I work as a scientist in (enter buzzword) primate genomics and I am disgusted by the commercialization of the whole thing. I could sell out tomorrow and sign up with a pharmaceutical company and live happily ever after (at least paycheck-wise), but I will not. I can be a loser (pay-wise) academically and live with myself. Artists are apparently incapable of making the same choices....
Alrighty then....
First off (and I'm not being deliberately snotty here), we're not talking about physics here. Current biology has nowhere near the decimal point accuracy, etc. that modern physics does.
Let's talk about bacteria (since it's a simpler problem - but most applies with minimal changes to studies of other organisms). Let's, furthermore, say I am interested in something like nutrient uptake. There are proteins on the cell surface which are involved in either passing (or not passing) external molecules to the cell interior. It is possible (let's not get into details) to get a good idea as to which surface proteins are involved with passing different classes of external molecules into the cell.
ok then. I have a protein of interest, I have a 'behavior' of interest, what next? believe it or not, the next step is usually trial and error. I induce mutations in the bacterium (by x-raying it or adding some chemical to a culture, etc.) and look for colonies that do weird things vis-a-vis my system of interest (in this case uptake of some particular nutrient - since this is /., let's say caffeine).
As bacteria reproduce like crazy and I have induced mutations in a population of, literally, millions of individual bacteria - there are bound to be some which do funky things as regarding caffeine uptake. I cannot attribute this necessarily to some change in my protein, but I can check the interesting mutants to see if my protein is different from the 'normal' sequence. If it is not - well then, no change in this protein is directly involved in the funky behavior.

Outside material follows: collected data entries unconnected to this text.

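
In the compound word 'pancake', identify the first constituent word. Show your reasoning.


Split 'pancake' into 'pan' + 'cake'. The first part is 'pan'.

pan


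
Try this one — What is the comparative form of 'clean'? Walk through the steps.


Apply comparative formation (add -er): 'clean' -> 'cleaner'.

cleaner


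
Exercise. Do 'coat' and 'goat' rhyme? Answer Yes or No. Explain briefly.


Rime (stressed vowel + following sounds) of 'coat': -oat = /oʊt/
Rime of 'goat': -oat = /oʊt/
/oʊt/ and /oʊt/ are the same ending sound, so the words rhyme.

Yes


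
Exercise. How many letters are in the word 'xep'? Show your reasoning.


Spell out 'xep' and number each letter: x(1), e(2), p(3). Total: 3 letters.

3


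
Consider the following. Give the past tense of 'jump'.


Apply rule: Add -ed. 'jump' becomes 'jumped'.

jumped


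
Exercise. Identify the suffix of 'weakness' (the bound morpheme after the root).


The word 'weakness' = 'weak' (root) + '-ness' (suffix). The suffix is '-ness'.

ness


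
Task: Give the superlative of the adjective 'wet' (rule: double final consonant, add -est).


Apply superlative formation (double final consonant, add -est): 'wet' -> 'wettest'.

wettest


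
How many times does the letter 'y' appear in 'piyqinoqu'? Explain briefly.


Letter 'y' in 'piyqinoqu': found at position(s) 3 = 1 occurrence(s).

1


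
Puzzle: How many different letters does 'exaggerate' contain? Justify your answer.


Unique letters in 'exaggerate': {a, e, g, r, t, x} = 6 distinct letters.

6


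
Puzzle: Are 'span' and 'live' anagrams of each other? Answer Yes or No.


Sorted letters of 'span': 'anps'
Sorted letters of 'live': 'eilv'
They do not match.

No


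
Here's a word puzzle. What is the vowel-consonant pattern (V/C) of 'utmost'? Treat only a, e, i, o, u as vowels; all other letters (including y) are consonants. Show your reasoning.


Letter mapping: u = V, t = C, m = C, o = V, s = C, t = C.

VCCVCC


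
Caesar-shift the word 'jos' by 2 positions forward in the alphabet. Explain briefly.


Shift each letter by 2: j -> l, o -> q, s -> u. Result: 'lqu'.

lqu


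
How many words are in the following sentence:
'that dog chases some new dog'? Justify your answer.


Split into words: that | dog | chases | some | new | dog = 6 words.

6


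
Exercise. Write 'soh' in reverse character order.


Reverse 'soh' character by character: 'hos'.

hos


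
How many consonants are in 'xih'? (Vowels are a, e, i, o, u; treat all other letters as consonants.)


Consonants in 'xih': x, h = 2 consonants.

2


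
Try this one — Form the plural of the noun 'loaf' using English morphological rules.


Apply rule: Change -f to -ves. 'loaf' becomes 'loaves'.

loaves


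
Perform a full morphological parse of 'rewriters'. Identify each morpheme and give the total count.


Step 1: Identify prefix: 're' (meaning: again)
Step 2: Identify root: 'write'
Step 3: Identify suffix(es): 'er, s'
Decomposition: re- (prefix: again) + write (root) + -er (suffix: one who) + -s (plural)
Total morphemes: 4

4 morphemes (re- (prefix: again) + write (root) + -er (suffix: one who) + -s (plural))


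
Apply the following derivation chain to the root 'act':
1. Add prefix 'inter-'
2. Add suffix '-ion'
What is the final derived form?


Step 1: Add prefix 'inter-' to 'act' = 'interact'
Step 2: Add suffix '-ion' to 'interact' = 'interaction'

interaction


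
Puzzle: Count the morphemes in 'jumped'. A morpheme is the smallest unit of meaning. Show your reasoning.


Decomposition: jump (root) + -ed (suffix) = 2 morpheme(s)

2 morphemes


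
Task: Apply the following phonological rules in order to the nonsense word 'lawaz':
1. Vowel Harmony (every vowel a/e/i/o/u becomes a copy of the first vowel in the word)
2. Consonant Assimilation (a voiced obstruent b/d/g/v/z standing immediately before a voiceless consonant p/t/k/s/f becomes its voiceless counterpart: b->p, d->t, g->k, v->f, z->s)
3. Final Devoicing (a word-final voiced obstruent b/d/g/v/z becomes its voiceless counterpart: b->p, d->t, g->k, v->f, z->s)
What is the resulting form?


Starting form: 'lawaz'
Rule 1: Vowel Harmony: all vowels already match. No change.
Rule 2: Consonant Assimilation: no voiced obstruent (b/d/g/v/z) stands immediately before a voiceless consonant (p/t/k/s/f). No change.
Rule 3: Final Devoicing: word-final voiced obstruent 'z' becomes voiceless 's'. 'lawaz' -> 'lawas'
Final form: 'lawas'

lawas


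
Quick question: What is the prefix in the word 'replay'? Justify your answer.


The word 'replay' = 're' (prefix) + 'play' (root). The prefix is 're'.

re


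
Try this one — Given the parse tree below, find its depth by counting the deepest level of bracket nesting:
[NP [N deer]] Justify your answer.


Count bracket nesting levels:
'[' at pos 0: depth = 1
'[' at pos 4: depth = 2
Maximum depth reached: 2

2


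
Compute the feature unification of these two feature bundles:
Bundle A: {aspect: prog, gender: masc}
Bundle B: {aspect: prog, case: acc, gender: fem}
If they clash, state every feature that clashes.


Compare features:
aspect: A=prog vs B=prog -> unified: prog
case: A=_ vs B=acc -> unified: acc
gender: A=masc vs B=fem -> CLASH
Clash detected on feature 'gender' (masc vs fem); unification fails.

CLASH on 'gender' (masc vs fem)


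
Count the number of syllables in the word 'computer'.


Break 'computer' into syllables: com-pu-ter -> com | pu | ter = 3 syllables

3 syllables


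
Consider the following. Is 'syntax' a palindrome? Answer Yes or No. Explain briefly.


Forward: 'syntax'
Reversed: 'xatnys'
They differ.

No


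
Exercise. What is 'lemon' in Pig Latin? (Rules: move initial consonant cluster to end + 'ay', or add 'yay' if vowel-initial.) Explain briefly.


'lemon': move consonant cluster 'l' to end and add 'ay': 'emonlay'.

emonlay


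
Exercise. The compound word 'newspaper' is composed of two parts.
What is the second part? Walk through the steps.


Split 'newspaper' into 'news' + 'paper'. The second part is 'paper'.

paper


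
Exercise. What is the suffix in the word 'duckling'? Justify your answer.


The word 'duckling' = 'duck' (root) + '-ling' (suffix). The suffix is '-ling'.

ling


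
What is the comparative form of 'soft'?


Apply comparative formation (add -er): 'soft' -> 'softer'.

softer


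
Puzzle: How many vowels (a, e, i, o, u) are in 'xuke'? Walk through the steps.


Vowels in 'xuke': u, e = 2 vowels.

2


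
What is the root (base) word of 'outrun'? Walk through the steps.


Remove prefix 'out' from 'outrun' to get root 'run'.

run


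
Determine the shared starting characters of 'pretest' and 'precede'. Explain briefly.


Compare from the start: 3 characters match: 'pre'. Mismatch at position 4: 't' vs 'c'.

pre


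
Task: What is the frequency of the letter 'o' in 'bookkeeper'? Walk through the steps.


Letter 'o' in 'bookkeeper': found at position(s) 2, 3 = 2 occurrence(s).

2


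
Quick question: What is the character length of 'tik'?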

If it is changed, there is still much more to be done.... because, of course, it may be that some other mutation elsewhere produced the new, funky behaviour, and not my new, improved protein of interest.

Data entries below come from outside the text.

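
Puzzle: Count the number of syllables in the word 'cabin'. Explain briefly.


Break 'cabin' into syllables: cab-in -> cab | in = 2 syllables

2 syllables


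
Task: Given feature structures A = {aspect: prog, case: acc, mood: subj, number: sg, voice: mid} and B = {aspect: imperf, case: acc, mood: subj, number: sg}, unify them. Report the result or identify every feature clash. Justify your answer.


Compare features:
aspect: A=prog vs B=imperf -> CLASH
case: A=acc vs B=acc -> unified: acc
mood: A=subj vs B=subj -> unified: subj
number: A=sg vs B=sg -> unified: sg
voice: A=mid vs B=_ -> unified: mid
Clash detected on feature 'aspect' (prog vs imperf); unification fails.

CLASH on 'aspect' (prog vs imperf)


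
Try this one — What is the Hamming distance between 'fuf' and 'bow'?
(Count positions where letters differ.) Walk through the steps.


Alignment:
Position 1: 'f' vs 'b' = DIFFER
Position 2: 'u' vs 'o' = DIFFER
Position 3: 'f' vs 'w' = DIFFER
Total differences: 3

3


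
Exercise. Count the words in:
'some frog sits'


Split into words: some | frog | sits = 3 words.

3


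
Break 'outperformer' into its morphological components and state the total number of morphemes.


Step 1: Identify prefix: 'out' (meaning: surpass)
Step 2: Identify root: 'perform'
Step 3: Identify suffix(es): 'er'
Decomposition: out- (prefix: surpass) + perform (root) + -er (suffix: one who)
Total morphemes: 3

3 morphemes (out- (prefix: surpass) + perform (root) + -er (suffix: one who))


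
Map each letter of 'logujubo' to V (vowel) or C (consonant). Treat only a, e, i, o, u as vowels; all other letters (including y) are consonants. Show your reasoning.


Letter mapping: l = C, o = V, g = C, u = V, j = C, u = V, b = C, o = V.

CVCVCVCV


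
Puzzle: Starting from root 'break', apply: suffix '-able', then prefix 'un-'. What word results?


Step 1: Add suffix '-able' to 'break' = 'breakable'
Step 2: Add prefix 'un-' to 'breakable' = 'unbreakable'

unbreakable


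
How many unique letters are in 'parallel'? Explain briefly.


Unique letters in 'parallel': {a, e, l, p, r} = 5 distinct letters.

5


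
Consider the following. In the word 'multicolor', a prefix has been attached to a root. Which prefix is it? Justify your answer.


The word 'multicolor' = 'multi' (prefix) + 'color' (root). The prefix is 'multi'.

multi


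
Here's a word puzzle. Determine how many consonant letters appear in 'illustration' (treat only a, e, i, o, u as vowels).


Consonants in 'illustration': l, l, s, t, r, t, n = 7 consonants.

7


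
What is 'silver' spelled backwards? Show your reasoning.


Reverse 'silver' character by character: 'revlis'.

revlis


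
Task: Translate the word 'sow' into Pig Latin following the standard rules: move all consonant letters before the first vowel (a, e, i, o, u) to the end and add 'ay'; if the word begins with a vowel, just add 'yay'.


'sow': move consonant cluster 's' to end and add 'ay': 'owsay'.

owsay


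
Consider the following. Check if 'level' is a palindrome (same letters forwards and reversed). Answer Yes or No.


Forward: 'level'
Reversed: 'level'
They are identical.

Yes


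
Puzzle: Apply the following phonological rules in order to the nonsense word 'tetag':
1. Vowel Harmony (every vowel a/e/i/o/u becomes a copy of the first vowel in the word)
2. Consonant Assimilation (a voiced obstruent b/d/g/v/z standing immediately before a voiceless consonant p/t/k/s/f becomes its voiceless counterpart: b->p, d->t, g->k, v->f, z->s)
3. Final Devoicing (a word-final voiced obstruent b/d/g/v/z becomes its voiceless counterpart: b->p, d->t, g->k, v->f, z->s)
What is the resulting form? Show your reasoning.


Starting form: 'tetag'
Rule 1: Vowel Harmony: all vowels become 'e' (matching first vowel). 'tetag' -> 'teteg'
Rule 2: Consonant Assimilation: no voiced obstruent (b/d/g/v/z) stands immediately before a voiceless consonant (p/t/k/s/f). No change.
Rule 3: Final Devoicing: word-final voiced obstruent 'g' becomes voiceless 'k'. 'teteg' -> 'tetek'
Final form: 'tetek'

tetek


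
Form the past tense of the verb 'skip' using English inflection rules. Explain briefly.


Apply rule: Double final consonant and add -ed. 'skip' becomes 'skipped'.

skipped


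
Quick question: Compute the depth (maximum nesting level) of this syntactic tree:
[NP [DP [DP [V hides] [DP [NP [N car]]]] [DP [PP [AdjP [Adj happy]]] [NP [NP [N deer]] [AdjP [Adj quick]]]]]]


Count bracket nesting levels:
'[' at pos 0: depth = 1
'[' at pos 4: depth = 2
'[' at pos 8: depth = 3
'[' at pos 12: depth = 4
'[' at pos 22: depth = 4
'[' at pos 26: depth = 5
'[' at pos 30: depth = 6
'[' at pos 41: depth = 3
'[' at pos 45: depth = 4
'[' at pos 49: depth = 5
'[' at pos 55: depth = 6
'[' at pos 69: depth = 4
'[' at pos 73: depth = 5
'[' at pos 77: depth = 6
'[' at pos 87: depth = 5
'[' at pos 93: depth = 6
Maximum depth reached: 6

6


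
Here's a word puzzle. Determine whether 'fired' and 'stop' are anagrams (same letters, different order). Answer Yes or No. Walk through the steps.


Sorted letters of 'fired': 'defir'
Sorted letters of 'stop': 'opst'
They do not match.

No


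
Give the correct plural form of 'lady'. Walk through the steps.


Apply rule: Change -y to -ies (consonant + y). 'lady' becomes 'ladies'.

ladies


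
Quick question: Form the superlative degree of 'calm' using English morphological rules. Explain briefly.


Apply superlative formation (add -est): 'calm' -> 'calmest'.

calmest


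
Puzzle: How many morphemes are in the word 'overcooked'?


Decomposition: over- (prefix) + cook (root) + -ed (suffix) = 3 morpheme(s)

3 morphemes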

One then zeros in on the effect of the changed protein by inserting or otherwise point mutating 'wild-type' bacteria to attempt to determine what effect the changes in sequence have... etc..
of course, having written all this, I realize that I haven't answered the question you asked. And the answer is that biologists, especially molecular types like me, don't predict!
We create mutants and see what happens. You would be astounded at the number of different mouse lineages out there with specific mutations and disease susceptibilities. If something is eventually to be used in humans, you start by seeing what it does to mice, move on to monkeys, then move on to human cells in vitro (cells in a tube, basically), and finally if animals/cells are not dying, etc. move on to trials in humans.
Prediction would be nifty, but even with whole genomes, its just not in the cards for the near future.
I find the Hunkapiller - Gates analogy a little spurious. As mentioned in passing in the NY Times article, the analogy with IBM of the early 80s is a little more appropriate.
PE Bio's equipment is very popular and most labs that sequence use PE equipment. And... unlike Gate's product, Hunkapillar's product is good. PE Bio does have a near monopoly in the sequencer market, but... sequencers from other companies have a reputation of unreliability (this may not be true, this may be in the past, but the perception exists nonetheless). Is it still a monopoly if the best (or perceived best) equipment has the lion's share of the market?
As for the FUD over genetic testing in Katz's editorial . . . Hunkapillar has no control whatsoever over that. The output of sequencers or other genetic analysis machines is fairly useless until analyzed. If this analysis is done on a Windows PC, do we then blame Bill for genetic discrimination . . . or if the analysis is done on a gnu/linux box do we blame RMS or Linus?
Hunkapillar's interest in Celera gives him some control over genetic information . . . but PE Bio sells their machines to anyone and those machines are entirely out of Hunkapillar's control as soon as they leave the factory.